The Food and Drug Administration approved on Monday BiogenicThe Alzheimer’s drug aducanumab is the first drug approved by the US authorities to slow down cognitive decline in people with Alzheimer’s and the first new drug for the disease in almost two decades.
The FDA’s decision was eagerly awaited. The drug, which is marketed under the name Aduhelm, is also expected to generate billions in sales for the company offers new hope to friends and families of patients living with the disease.
“We are aware of the attention associated with this approval,” said Dr. Patrizia Cavazzoni, director of the FDA’s Center for Drug Evaluation and Research, in a press release. “We know that Aduhelm has drawn the attention of the press, the Alzheimer’s patient community, our elected officials and other interested stakeholders.”
“With treatment for a serious, life-threatening disease in balance, it makes sense that so many people were watching the outcome of this review,” added Cavazzoni.

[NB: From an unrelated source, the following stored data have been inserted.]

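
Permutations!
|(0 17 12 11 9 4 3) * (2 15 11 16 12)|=8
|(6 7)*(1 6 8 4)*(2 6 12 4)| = 12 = |(1 12 4)(2 6 7 8)|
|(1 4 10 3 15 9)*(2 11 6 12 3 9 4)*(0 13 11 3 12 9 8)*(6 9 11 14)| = |(0 13 14 6 11 9 1 2 3 15 4 10 8)| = 13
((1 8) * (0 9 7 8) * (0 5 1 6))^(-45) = (9)(1 5)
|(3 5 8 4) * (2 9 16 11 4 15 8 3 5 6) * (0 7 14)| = 24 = |(0 7 14)(2 9 16 11 4 5 3 6)(8 15)|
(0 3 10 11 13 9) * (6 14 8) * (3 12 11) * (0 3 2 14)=(0 12 11 13 9 3 10 2 14 8 6)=[12, 1, 14, 10, 4, 5, 0, 7, 6, 3, 2, 13, 11, 9, 8]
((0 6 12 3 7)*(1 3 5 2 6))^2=(0 3)(1 7)(2 12)(5 6)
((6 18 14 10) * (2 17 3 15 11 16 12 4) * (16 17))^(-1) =(2 4 12 16)(3 17 11 15)(6 10 14 18)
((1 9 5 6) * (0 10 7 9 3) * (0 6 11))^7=(0 10 7 9 5 11)(1 3 6)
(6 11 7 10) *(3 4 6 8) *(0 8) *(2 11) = [8, 1, 11, 4, 6, 5, 2, 10, 3, 9, 0, 7] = (0 8 3 4 6 2 11 7 10)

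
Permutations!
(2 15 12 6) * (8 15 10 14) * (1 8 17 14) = (1 8 15 12 6 2 10)(14 17) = [0, 8, 10, 3, 4, 5, 2, 7, 15, 9, 1, 11, 6, 13, 17, 12, 16, 14]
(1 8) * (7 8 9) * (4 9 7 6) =(1 7 8)(4 9 6) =[0, 7, 2, 3, 9, 5, 4, 8, 1, 6]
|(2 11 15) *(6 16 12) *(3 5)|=|(2 11 15)(3 5)(6 16 12)|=6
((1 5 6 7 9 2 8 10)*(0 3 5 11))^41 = (0 10 9 5 11 8 7 3 1 2 6)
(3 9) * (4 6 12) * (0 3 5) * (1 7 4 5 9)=(0 3 1 7 4 6 12 5)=[3, 7, 2, 1, 6, 0, 12, 4, 8, 9, 10, 11, 5]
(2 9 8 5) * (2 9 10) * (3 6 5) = (2 10)(3 6 5 9 8) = [0, 1, 10, 6, 4, 9, 5, 7, 3, 8, 2]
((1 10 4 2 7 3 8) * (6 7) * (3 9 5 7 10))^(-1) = ((1 3 8)(2 6 10 4)(5 7 9))^(-1) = (1 8 3)(2 4 10 6)(5 9 7)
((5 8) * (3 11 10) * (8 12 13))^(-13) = ((3 11 10)(5 12 13 8))^(-13) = (3 10 11)(5 8 13 12)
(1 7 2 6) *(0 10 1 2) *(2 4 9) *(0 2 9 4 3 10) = [0, 7, 6, 10, 4, 5, 3, 2, 8, 9, 1] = (1 7 2 6 3 10)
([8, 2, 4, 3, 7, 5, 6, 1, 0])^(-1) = [8, 7, 1, 3, 2, 5, 6, 4, 0]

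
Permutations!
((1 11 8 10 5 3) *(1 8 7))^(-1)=(1 7 11)(3 5 10 8)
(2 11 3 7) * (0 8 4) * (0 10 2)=(0 8 4 10 2 11 3 7)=[8, 1, 11, 7, 10, 5, 6, 0, 4, 9, 2, 3]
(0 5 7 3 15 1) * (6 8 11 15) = (0 5 7 3 6 8 11 15 1) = [5, 0, 2, 6, 4, 7, 8, 3, 11, 9, 10, 15, 12, 13, 14, 1]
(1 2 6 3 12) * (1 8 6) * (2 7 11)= (1 7 11 2)(3 12 8 6)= [0, 7, 1, 12, 4, 5, 3, 11, 6, 9, 10, 2, 8]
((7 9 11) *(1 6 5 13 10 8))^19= ((1 6 5 13 10 8)(7 9 11))^19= (1 6 5 13 10 8)(7 9 11)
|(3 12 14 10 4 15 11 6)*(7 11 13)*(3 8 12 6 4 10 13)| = |(3 6 8 12 14 13 7 11 4 15)| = 10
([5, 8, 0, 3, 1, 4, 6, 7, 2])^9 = [1, 0, 4, 3, 2, 8, 6, 7, 5]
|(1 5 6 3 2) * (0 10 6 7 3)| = 15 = |(0 10 6)(1 5 7 3 2)|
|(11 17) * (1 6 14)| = 6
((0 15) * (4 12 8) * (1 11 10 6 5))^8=(15)(1 6 11 5 10)(4 8 12)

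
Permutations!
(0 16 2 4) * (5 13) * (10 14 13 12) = (0 16 2 4)(5 12 10 14 13) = [16, 1, 4, 3, 0, 12, 6, 7, 8, 9, 14, 11, 10, 5, 13, 15, 2]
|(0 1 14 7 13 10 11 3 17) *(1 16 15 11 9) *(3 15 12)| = 30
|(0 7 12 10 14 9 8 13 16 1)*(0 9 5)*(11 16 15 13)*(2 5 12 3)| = |(0 7 3 2 5)(1 9 8 11 16)(10 14 12)(13 15)| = 30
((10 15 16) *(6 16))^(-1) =(6 15 10 16)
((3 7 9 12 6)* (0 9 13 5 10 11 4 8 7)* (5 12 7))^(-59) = ((0 9 7 13 12 6 3)(4 8 5 10 11))^(-59) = (0 12 9 6 7 3 13)(4 8 5 10 11)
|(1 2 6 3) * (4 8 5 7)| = |(1 2 6 3)(4 8 5 7)| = 4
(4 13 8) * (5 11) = [0, 1, 2, 3, 13, 11, 6, 7, 4, 9, 10, 5, 12, 8] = (4 13 8)(5 11)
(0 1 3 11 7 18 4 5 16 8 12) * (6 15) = (0 1 3 11 7 18 4 5 16 8 12)(6 15) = [1, 3, 2, 11, 5, 16, 15, 18, 12, 9, 10, 7, 0, 13, 14, 6, 8, 17, 4]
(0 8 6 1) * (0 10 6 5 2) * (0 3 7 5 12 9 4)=(0 8 12 9 4)(1 10 6)(2 3 7 5)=[8, 10, 3, 7, 0, 2, 1, 5, 12, 4, 6, 11, 9]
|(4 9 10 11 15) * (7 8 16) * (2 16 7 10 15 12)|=30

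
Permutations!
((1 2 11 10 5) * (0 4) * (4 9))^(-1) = (0 4 9)(1 5 10 11 2)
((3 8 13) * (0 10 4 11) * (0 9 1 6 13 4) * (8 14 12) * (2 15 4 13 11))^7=((0 10)(1 6 11 9)(2 15 4)(3 14 12 8 13))^7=(0 10)(1 9 11 6)(2 15 4)(3 12 13 14 8)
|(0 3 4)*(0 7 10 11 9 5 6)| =9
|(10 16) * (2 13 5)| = |(2 13 5)(10 16)| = 6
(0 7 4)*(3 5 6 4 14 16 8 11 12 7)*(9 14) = (0 3 5 6 4)(7 9 14 16 8 11 12) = [3, 1, 2, 5, 0, 6, 4, 9, 11, 14, 10, 12, 7, 13, 16, 15, 8]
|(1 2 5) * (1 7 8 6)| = 6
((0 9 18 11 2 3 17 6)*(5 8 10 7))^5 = (0 3 18 6 2 9 17 11)(5 8 10 7)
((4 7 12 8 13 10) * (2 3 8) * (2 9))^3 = (2 13 7)(3 10 12)(4 9 8)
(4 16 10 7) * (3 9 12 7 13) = [0, 1, 2, 9, 16, 5, 6, 4, 8, 12, 13, 11, 7, 3, 14, 15, 10] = (3 9 12 7 4 16 10 13)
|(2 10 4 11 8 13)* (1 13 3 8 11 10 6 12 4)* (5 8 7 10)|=|(1 13 2 6 12 4 5 8 3 7 10)|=11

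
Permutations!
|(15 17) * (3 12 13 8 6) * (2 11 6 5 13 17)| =21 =|(2 11 6 3 12 17 15)(5 13 8)|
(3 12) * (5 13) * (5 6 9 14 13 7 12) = (3 5 7 12)(6 9 14 13) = [0, 1, 2, 5, 4, 7, 9, 12, 8, 14, 10, 11, 3, 6, 13]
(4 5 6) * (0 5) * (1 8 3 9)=(0 5 6 4)(1 8 3 9)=[5, 8, 2, 9, 0, 6, 4, 7, 3, 1]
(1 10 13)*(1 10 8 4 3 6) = [0, 8, 2, 6, 3, 5, 1, 7, 4, 9, 13, 11, 12, 10] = (1 8 4 3 6)(10 13)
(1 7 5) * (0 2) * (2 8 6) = (0 8 6 2)(1 7 5) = [8, 7, 0, 3, 4, 1, 2, 5, 6]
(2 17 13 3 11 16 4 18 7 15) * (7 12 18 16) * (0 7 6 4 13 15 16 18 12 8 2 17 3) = (0 7 16 13)(2 3 11 6 4 18 8)(15 17) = [7, 1, 3, 11, 18, 5, 4, 16, 2, 9, 10, 6, 12, 0, 14, 17, 13, 15, 8]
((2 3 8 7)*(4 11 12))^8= ((2 3 8 7)(4 11 12))^8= (4 12 11)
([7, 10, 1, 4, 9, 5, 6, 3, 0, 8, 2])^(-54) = [0, 1, 2, 3, 4, 5, 6, 7, 8, 9, 10]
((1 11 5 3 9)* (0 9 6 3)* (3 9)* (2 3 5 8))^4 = ((0 5)(1 11 8 2 3 6 9))^4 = (1 3 11 6 8 9 2)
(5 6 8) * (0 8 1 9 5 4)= [8, 9, 2, 3, 0, 6, 1, 7, 4, 5]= (0 8 4)(1 9 5 6)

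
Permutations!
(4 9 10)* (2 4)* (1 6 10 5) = [0, 6, 4, 3, 9, 1, 10, 7, 8, 5, 2] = (1 6 10 2 4 9 5)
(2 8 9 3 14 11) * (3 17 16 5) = [0, 1, 8, 14, 4, 3, 6, 7, 9, 17, 10, 2, 12, 13, 11, 15, 5, 16] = (2 8 9 17 16 5 3 14 11)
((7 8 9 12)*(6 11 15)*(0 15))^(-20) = ((0 15 6 11)(7 8 9 12))^(-20) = (15)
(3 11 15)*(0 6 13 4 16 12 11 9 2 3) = (0 6 13 4 16 12 11 15)(2 3 9) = [6, 1, 3, 9, 16, 5, 13, 7, 8, 2, 10, 15, 11, 4, 14, 0, 12]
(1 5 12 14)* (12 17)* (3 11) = (1 5 17 12 14)(3 11) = [0, 5, 2, 11, 4, 17, 6, 7, 8, 9, 10, 3, 14, 13, 1, 15, 16, 12]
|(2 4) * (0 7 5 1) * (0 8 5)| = 6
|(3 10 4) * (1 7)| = 6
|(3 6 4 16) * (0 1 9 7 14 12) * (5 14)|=|(0 1 9 7 5 14 12)(3 6 4 16)|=28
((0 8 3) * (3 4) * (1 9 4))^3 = (0 9)(1 3)(4 8)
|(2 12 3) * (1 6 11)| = 3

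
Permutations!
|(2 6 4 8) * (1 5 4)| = 6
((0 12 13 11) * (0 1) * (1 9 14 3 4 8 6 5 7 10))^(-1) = (0 1 10 7 5 6 8 4 3 14 9 11 13 12)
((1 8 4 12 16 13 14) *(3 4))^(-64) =(16)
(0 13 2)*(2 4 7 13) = (0 2)(4 7 13) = [2, 1, 0, 3, 7, 5, 6, 13, 8, 9, 10, 11, 12, 4]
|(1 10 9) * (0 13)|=6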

The FDA said it would continue to monitor the drug when it hits the US market. The agency granted approval on condition that Biogen conducts another clinical study.
Alzheimer’s disease is a progressive neurodegenerative disease that slowly destroys memory and thinking skills. More than 6 million Americans are reportedly living with it Alzheimer’s Association estimates. According to the group, this number is expected to rise to almost 13 million by 2050.
To date, there have been no FDA-approved drugs that can slow the mental decline of Alzheimer’s, the sixth leading cause of death in the United States. The agency has approved Alzheimer’s drugs that are aimed at relieving symptoms rather than slowing the disease itself down.
Federal agencies have come under intense pressure from friends and family members of Alzheimer’s patients to speed up aducanumab, but the road to regulatory approval has been controversial since it showed promise in 2016.
In March 2019, Biogen stopped work on the drug after analysis by an independent group found it was unlikely to work. The company then shocked investors a few months later by announcing that it would apply for regulatory approval for the drug after all.
Biogen’s shares rose in November after gaining support from FDA staff, who said the company had shown very “compelling” evidence of aducanumab’s effectiveness and that it had “an acceptable safety profile that would support its use in people with Alzheimer’s disease.”
But two days later, an external panel of experts advises the US authorities unexpectedly declined to support the experimental drug citing inconclusive data. It also criticized the agency’s staff for rating it too positively.
When Biogen filed for approval for the drug in late 2019, its scientists said a new analysis of a larger data set showed that aducanumab “reduces clinical decline in patients with early-stage Alzheimer’s disease.”
Alzheimer’s experts and Wall Street analysts were immediately skeptical, wondering whether the clinical trial data was enough to prove the drug works and whether approval could make it difficult for other companies to enroll patients in their own drug trials.
Some doctors said they won’t prescribe it the drug when it hits the market due to the mixed data package that supports the company’s application.
Supporters, including advocacy groups and family members of patients desperately looking for a new treatment, have admitted the data is not perfect. However, they argue that it could help some patients with Alzheimer’s, a progressive and debilitating disease.
Biogen’s drug targets a “sticky” compound in the brain known as beta-amyloid that scientists expect to play a role in the devastating disease. The company previously estimated that approximately 1.5 million people with early-stage Alzheimer’s in the United States could be candidates for the drug, according to Reuters.
The FDA’s decision is expected to reverberate across the biopharmaceutical sector, RBC Capital Markets analyst Brian Abrahams said in a June 1 announcement to customers.
The US agency said Monday it found there was “substantial evidence” that the drug was helping patients.